Now that Dr. Mark Joffe is “out” as Alberta’s chief medical officer of health – I quit, you’re fired, or whatever – he obviously feels free to say what he thinks about measles vaccinations.

Alberta Premier Danielle Smith, at the same 2023 newser (Photo: Alberta Newsroom/Flickr).

The formerly all-but-invisible CMOH published an op-ed in The Calgary Herald yesterday in which he bluntly stated the obvious: that measles is highly infectious viral disease, it’s dangerous and potentially deadly, the measles vaccine is effective and safe, the idea the vaccine causes autism has been thoroughly debunked, and the only way to stop the measles infestation now plaguing Canada is to “maintain high levels of immunization.”

Even stating such facts as politely as Dr. Joffe did is clearly verboten under the United Conservative Party Government led by Premier Danielle Smith, who is well known to be a vaccine skeptic if not an outright opponent, a foe of effective public health measures, and a determined advocate of discredited quack cures for COVID-19.

She famously called COVID vaccine resistors “the most discriminated-against group” she had observed in her lifetime, public illustrating the limitations of her powers of observation. And despite suggestions to the contrary, it’s quite clear her objections to immunization programs extend well beyond that one disease.

Why Dr. Joffe is out as CMOH remains unclear. It is undeniable, though, that after two and a half years as interim CMOH during which he rarely appeared in public, let alone spoke up for vaccination programs, public health, or controlling infectious diseases, when he did finally publish a statement on April 11 encouraging Albertans to get vaccinated against measles, he was out of the job in less than a week.

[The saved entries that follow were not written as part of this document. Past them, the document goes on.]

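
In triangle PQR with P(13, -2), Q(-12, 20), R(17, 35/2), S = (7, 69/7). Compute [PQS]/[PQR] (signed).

[PQR] = ½·(13·(20−(35/2)) + (-12)·(35/2−(-2)) + 17·(-2−20)) = ½·(65/2 − 234 − 374) = -1151/4.
[PQS] = ½·(13·(20−(69/7)) + (-12)·(69/7−(-2)) + 7·(-2−20)) = ½·(923/7 − 996/7 − 154) = -1151/14, so the ratio is (-1151/14)/(-1151/4) = 2/7.

2/7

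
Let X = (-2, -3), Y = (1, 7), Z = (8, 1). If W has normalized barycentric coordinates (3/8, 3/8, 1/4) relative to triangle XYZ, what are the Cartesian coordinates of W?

W = (3/8)·X + (3/8)·Y + (1/4)·Z.
x-coordinate: (3/8)·(-2) + (3/8)·1 + (1/4)·8 = 13/8.
y-coordinate: (3/8)·(-3) + (3/8)·7 + (1/4)·1 = 7/4.

(13/8, 7/4)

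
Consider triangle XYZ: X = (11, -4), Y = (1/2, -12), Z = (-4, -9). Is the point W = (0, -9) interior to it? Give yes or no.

Barycentric coordinates of W: (8/45, 8/27, 71/135).
The three coordinates are positive, positive, positive; a point is interior exactly when all three are positive.

yes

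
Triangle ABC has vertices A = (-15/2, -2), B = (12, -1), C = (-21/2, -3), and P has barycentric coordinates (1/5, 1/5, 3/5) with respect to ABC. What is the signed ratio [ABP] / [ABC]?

3/5

The signed ratio [ABP]/[ABC] equals the barycentric coordinate of P at vertex C, which is 3/5.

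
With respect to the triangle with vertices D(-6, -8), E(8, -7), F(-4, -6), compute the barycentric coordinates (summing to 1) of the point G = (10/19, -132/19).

(5/19, 8/19, 6/19)

Signed area of the reference triangle: [DEF] = ½·((-6)·(-7−(-6)) + 8·(-6−(-8)) + (-4)·(-8−(-7))) = ½·(6 + 16 + 4) = 13.
[GEF] = ½·((10/19)·(-7−(-6)) + 8·(-6−(-132/19)) + (-4)·(-132/19−(-7))) = ½·(-10/19 + 144/19 − 4/19) = 65/19, so the D-coordinate is (65/19)/13 = 5/19.
[DGF] = ½·((-6)·(-132/19−(-6)) + (10/19)·(-6−(-8)) + (-4)·(-8−(-132/19))) = ½·(108/19 + 20/19 + 80/19) = 104/19, so the E-coordinate is 8/19.
[DEG] = ½·((-6)·(-7−(-132/19)) + 8·(-132/19−(-8)) + (10/19)·(-8−(-7))) = ½·(6/19 + 160/19 − 10/19) = 78/19, so the F-coordinate is 6/19.
Check: 5/19 + 8/19 + 6/19 = 1.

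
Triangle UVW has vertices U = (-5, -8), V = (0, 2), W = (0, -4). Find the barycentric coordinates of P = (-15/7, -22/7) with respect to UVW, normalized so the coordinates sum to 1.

(3/7, 3/7, 1/7)

Signed area of the reference triangle: [UVW] = ½·((-5)·(2−(-4)) + 0·(-4−(-8)) + 0·(-8−2)) = ½·(-30 + 0 + 0) = -15.
[PVW] = ½·((-15/7)·(2−(-4)) + 0·(-4−(-22/7)) + 0·(-22/7−2)) = ½·(-90/7 + 0 + 0) = -45/7, so the U-coordinate is (-45/7)/(-15) = 3/7.
[UPW] = ½·((-5)·(-22/7−(-4)) + (-15/7)·(-4−(-8)) + 0·(-8−(-22/7))) = ½·(-30/7 − 60/7 + 0) = -45/7, so the V-coordinate is 3/7.
[UVP] = ½·((-5)·(2−(-22/7)) + 0·(-22/7−(-8)) + (-15/7)·(-8−2)) = ½·(-180/7 + 0 + 150/7) = -15/7, so the W-coordinate is 1/7.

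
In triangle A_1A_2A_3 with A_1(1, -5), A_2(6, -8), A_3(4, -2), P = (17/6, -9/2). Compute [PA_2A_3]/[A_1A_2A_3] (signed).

1/2

[A_1A_2A_3] = ½·(1·(-8−(-2)) + 6·(-2−(-5)) + 4·(-5−(-8))) = ½·(-6 + 18 + 12) = 12.
[PA_2A_3] = ½·((17/6)·(-8−(-2)) + 6·(-2−(-9/2)) + 4·(-9/2−(-8))) = ½·(-17 + 15 + 14) = 6, so the ratio is 6/12 = 1/2.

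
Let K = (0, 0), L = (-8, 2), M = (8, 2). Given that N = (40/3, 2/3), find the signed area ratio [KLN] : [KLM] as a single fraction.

1

[KLM] = ½·(0·(2−2) + (-8)·(2−0) + 8·(0−2)) = ½·(0 − 16 − 16) = -16.
[KLN] = ½·(0·(2−(2/3)) + (-8)·(2/3−0) + (40/3)·(0−2)) = ½·(0 − 16/3 − 80/3) = -16, so the ratio is (-16)/(-16) = 1.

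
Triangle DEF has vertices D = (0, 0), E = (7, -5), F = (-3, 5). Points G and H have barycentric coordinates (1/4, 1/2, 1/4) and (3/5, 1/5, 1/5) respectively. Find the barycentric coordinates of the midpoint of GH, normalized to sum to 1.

Since both coordinate triples sum to 1, the midpoint's barycentrics are the componentwise average.
(1/4+3/5)/2 = 17/40; similarly 7/20 and 9/40.

(17/40, 7/20, 9/40)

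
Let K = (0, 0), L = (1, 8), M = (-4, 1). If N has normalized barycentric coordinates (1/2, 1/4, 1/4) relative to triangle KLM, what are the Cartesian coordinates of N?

(-3/4, 9/4)

N = (1/2)·K + (1/4)·L + (1/4)·M.
x-coordinate: (1/2)·0 + (1/4)·1 + (1/4)·(-4) = -3/4.
y-coordinate: (1/2)·0 + (1/4)·8 + (1/4)·1 = 9/4.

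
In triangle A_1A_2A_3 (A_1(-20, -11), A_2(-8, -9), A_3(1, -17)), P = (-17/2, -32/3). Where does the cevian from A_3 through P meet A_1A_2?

Barycentric coordinates of P with respect to A_1A_2A_3: (1/6, 2/3, 1/6).
On side A_1A_2 the A_3-coordinate is zero; dropping P's A_3-weight 1/6 and renormalizing the remaining 1/6 : 2/3 gives weights 1/5, 4/5 on A_1, A_2.
Q = (1/5)·(-20, -11) + (4/5)·(-8, -9) = (-52/5, -47/5).

(-52/5, -47/5)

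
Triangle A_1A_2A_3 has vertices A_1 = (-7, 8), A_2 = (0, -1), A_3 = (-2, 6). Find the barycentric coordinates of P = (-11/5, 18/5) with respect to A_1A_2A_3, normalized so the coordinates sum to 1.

Signed area of the reference triangle: [A_1A_2A_3] = ½·((-7)·(-1−6) + 0·(6−8) + (-2)·(8−(-1))) = ½·(49 + 0 − 18) = 31/2.
[PA_2A_3] = ½·((-11/5)·(-1−6) + 0·(6−(18/5)) + (-2)·(18/5−(-1))) = ½·(77/5 + 0 − 46/5) = 31/10, so the A_1-coordinate is (31/10)/(31/2) = 1/5.
[A_1PA_3] = ½·((-7)·(18/5−6) + (-11/5)·(6−8) + (-2)·(8−(18/5))) = ½·(84/5 + 22/5 − 44/5) = 31/5, so the A_2-coordinate is 2/5.
[A_1A_2P] = ½·((-7)·(-1−(18/5)) + 0·(18/5−8) + (-11/5)·(8−(-1))) = ½·(161/5 + 0 − 99/5) = 31/5, so the A_3-coordinate is 2/5.

(1/5, 2/5, 2/5)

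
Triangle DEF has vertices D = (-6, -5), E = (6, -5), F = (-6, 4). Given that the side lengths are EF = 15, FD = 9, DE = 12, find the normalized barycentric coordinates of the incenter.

(5/12, 1/4, 1/3)

The incenter has barycentric coordinates proportional to the opposite side lengths: (15 : 9 : 12).
Normalizing by 15+9+12 = 36 gives (5/12, 1/4, 1/3).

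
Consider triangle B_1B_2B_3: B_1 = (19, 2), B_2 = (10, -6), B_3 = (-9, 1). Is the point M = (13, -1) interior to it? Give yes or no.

yes

Barycentric coordinates of M: (116/215, 78/215, 21/215).
The three coordinates are positive, positive, positive; a point is interior exactly when all three are positive.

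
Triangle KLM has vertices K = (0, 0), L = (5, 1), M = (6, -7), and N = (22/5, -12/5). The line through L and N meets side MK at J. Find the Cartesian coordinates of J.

Barycentric coordinates of N with respect to KLM: (1/5, 2/5, 2/5).
On side MK the L-coordinate is zero; dropping N's L-weight 2/5 and renormalizing the remaining 2/5 : 1/5 gives weights 2/3, 1/3 on M, K.
J = (2/3)·(6, -7) + (1/3)·(0, 0) = (4, -14/3).

(4, -14/3)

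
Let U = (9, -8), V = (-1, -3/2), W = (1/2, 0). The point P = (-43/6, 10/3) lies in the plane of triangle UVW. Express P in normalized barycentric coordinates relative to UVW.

Signed area of the reference triangle: [UVW] = ½·(9·(-3/2−0) + (-1)·(0−(-8)) + (1/2)·(-8−(-3/2))) = ½·(-27/2 − 8 − 13/4) = -99/8.
[PVW] = ½·((-43/6)·(-3/2−0) + (-1)·(0−(10/3)) + (1/2)·(10/3−(-3/2))) = ½·(43/4 + 10/3 + 29/12) = 33/4, so the U-coordinate is (33/4)/(-99/8) = -2/3.
[UPW] = ½·(9·(10/3−0) + (-43/6)·(0−(-8)) + (1/2)·(-8−(10/3))) = ½·(30 − 172/3 − 17/3) = -33/2, so the V-coordinate is 4/3.
[UVP] = ½·(9·(-3/2−(10/3)) + (-1)·(10/3−(-8)) + (-43/6)·(-8−(-3/2))) = ½·(-87/2 − 34/3 + 559/12) = -33/8, so the W-coordinate is 1/3.

(-2/3, 4/3, 1/3)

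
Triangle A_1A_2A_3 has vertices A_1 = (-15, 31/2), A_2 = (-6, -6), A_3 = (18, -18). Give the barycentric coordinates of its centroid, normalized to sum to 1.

(1/3, 1/3, 1/3)

The centroid is the average of the vertices, so each weight is 1/3.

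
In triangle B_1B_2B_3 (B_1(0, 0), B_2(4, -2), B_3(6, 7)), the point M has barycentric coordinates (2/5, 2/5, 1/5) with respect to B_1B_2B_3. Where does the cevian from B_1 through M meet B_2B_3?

(14/3, 1)

Line B_1M meets B_2B_3 where the B_1-coordinate vanishes; zeroing M's B_1-weight and renormalizing leaves B_2, B_3-weights 2/5 : 1/5 → (2/3, 1/3).
So N = (2/3)·B_2 + (1/3)·B_3 = (14/3, 1).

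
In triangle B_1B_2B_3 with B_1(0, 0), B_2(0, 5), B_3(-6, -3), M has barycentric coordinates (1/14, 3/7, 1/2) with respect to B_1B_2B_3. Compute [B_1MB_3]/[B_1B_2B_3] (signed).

3/7

The signed ratio [B_1MB_3]/[B_1B_2B_3] equals the barycentric coordinate of M at vertex B_2, which is 3/7.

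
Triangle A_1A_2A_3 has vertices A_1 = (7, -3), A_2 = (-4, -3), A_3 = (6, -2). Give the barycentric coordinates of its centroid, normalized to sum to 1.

(1/3, 1/3, 1/3)

The centroid is the average of the vertices, so each weight is 1/3.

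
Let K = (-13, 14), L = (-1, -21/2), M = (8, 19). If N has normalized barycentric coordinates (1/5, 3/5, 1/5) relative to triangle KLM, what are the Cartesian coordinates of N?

(-8/5, 3/10)

N = (1/5)·K + (3/5)·L + (1/5)·M.
x-coordinate: (1/5)·(-13) + (3/5)·(-1) + (1/5)·8 = -8/5.
y-coordinate: (1/5)·14 + (3/5)·(-21/2) + (1/5)·19 = 3/10.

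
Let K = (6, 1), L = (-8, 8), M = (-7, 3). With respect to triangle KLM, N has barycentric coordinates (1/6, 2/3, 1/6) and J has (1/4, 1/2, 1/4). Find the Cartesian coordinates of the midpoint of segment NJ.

(-39/8, 11/2)

Barycentric coordinates of the midpoint are the average: (5/24, 7/12, 5/24).
Converting: (5/24)·K + (7/12)·L + (5/24)·M = (-39/8, 11/2).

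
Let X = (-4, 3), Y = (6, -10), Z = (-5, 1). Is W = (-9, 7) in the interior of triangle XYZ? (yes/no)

Barycentric coordinates of W: (2/3, -14/33, 25/33).
The three coordinates are positive, negative, positive; a point is interior exactly when all three are positive.

no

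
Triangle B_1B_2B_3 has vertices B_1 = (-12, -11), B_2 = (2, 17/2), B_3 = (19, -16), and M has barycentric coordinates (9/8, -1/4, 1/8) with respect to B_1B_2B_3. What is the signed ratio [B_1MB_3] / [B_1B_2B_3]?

-1/4

The signed ratio [B_1MB_3]/[B_1B_2B_3] equals the barycentric coordinate of M at vertex B_2, which is -1/4.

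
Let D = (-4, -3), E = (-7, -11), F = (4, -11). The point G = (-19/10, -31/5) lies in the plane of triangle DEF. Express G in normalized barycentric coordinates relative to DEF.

Signed area of the reference triangle: [DEF] = ½·((-4)·(-11−(-11)) + (-7)·(-11−(-3)) + 4·(-3−(-11))) = ½·(0 + 56 + 32) = 44.
[GEF] = ½·((-19/10)·(-11−(-11)) + (-7)·(-11−(-31/5)) + 4·(-31/5−(-11))) = ½·(0 + 168/5 + 96/5) = 132/5, so the D-coordinate is (132/5)/44 = 3/5.
[DGF] = ½·((-4)·(-31/5−(-11)) + (-19/10)·(-11−(-3)) + 4·(-3−(-31/5))) = ½·(-96/5 + 76/5 + 64/5) = 22/5, so the E-coordinate is 1/10.
[DEG] = ½·((-4)·(-11−(-31/5)) + (-7)·(-31/5−(-3)) + (-19/10)·(-3−(-11))) = ½·(96/5 + 112/5 − 76/5) = 66/5, so the F-coordinate is 3/10.
Check: 3/5 + 1/10 + 3/10 = 1.

(3/5, 1/10, 3/10)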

While there’s a strong argument he should have been making statements like those in his op-ed when he was still CMOH, now that he no longer holds that position it was almost as if he wanted to set the record straight on what he really thinks as quickly as possible. 

Former UCP infrastructure minister Peter Guthrie, now an independent MLA (Photo: Facebook/Peter Guthrie).

Dr. Joffe’s statement was published a day after former UCP infrastructure minister Peter Guthrie published an open letter assailing Premier Smith and the rest of his former cabinet colleagues for their cavalier attitude about what appear to be shady practices in health care contracting. In his letter, he called for a full public inquiry by a judge with the power to compel testimony, accused the government of lacking fiscal restraint, and criticized Premier Smith for harming the federal Conservative election campaign. 

Mr. Guthrie, who resigned from cabinet in late February over what he called deceptions in government business practices, was booted out of the UCP Caucus last week, whereupon, ungagged at last, he tabled his Feb. 25 cabinet resignation letter in the Legislature, making it a public document. 

While the issues now being raised by Dr. Joffe and Mr. Guthrie are different – although both intersect with the UCP’s ongoing mismanagement of public health care – it’s almost as if opposition to the policies of Premier Smith’s UCP by former senior government officials is starting to go viral, as it were. 

If this keeps up – if the premier and her party will forgive my use of this expression – this could soon turn into an epidemic! 

Mike Ellis ‘repeatedly misrepresented’ RCMP staffing in Legislature: senior Mountie

Meanwhile, in another outburst of apparently completely justified frankness, the commanding officer of the RCMP in Alberta accused the province’s public safety minister on Monday of making inaccurate statements in the Legislature about policing in rural Alberta.

RCMP Deputy Commissioner Rob Hill (Photo: Royal Canadian Mounted Police).

In a letter to the minister, RCMP Deputy Commissioner Rob Hill observed that while speaking in the Legislature Mike Ellis “repeatedly misrepresented the number of authorized positions for the Alberta RCMP, despite that number being clarified on a number of occasions.”

Commissioner Hill didn’t call Mr. Ellis’s misrepresentations intentional, diplomatically suggesting instead that perhaps ministry staff hadn’t passed on accurate information provided by the Mounties. But anyone who has worked for a Canadian civil service, federal or provincial, knows this is extremely unlikely. 

The simplest explanation is that the UCP Government wants a provincial police force that it can control and that will never be the RCMP, which is too federal and too independent. 

Mr. Ellis is the frontman for that effort, which remains unpopular with the public. Bill 49, the Public Safety and Emergency Services Statutes Amendment Act, 2025, is designed to facilitate that politically charged effort. And badmouthing the RCMP’s work in rural areas during the introduction of the act is a key part of the strategy to move forward the UCP ambition to create what the government has called “Alberta’s prospective new police service.”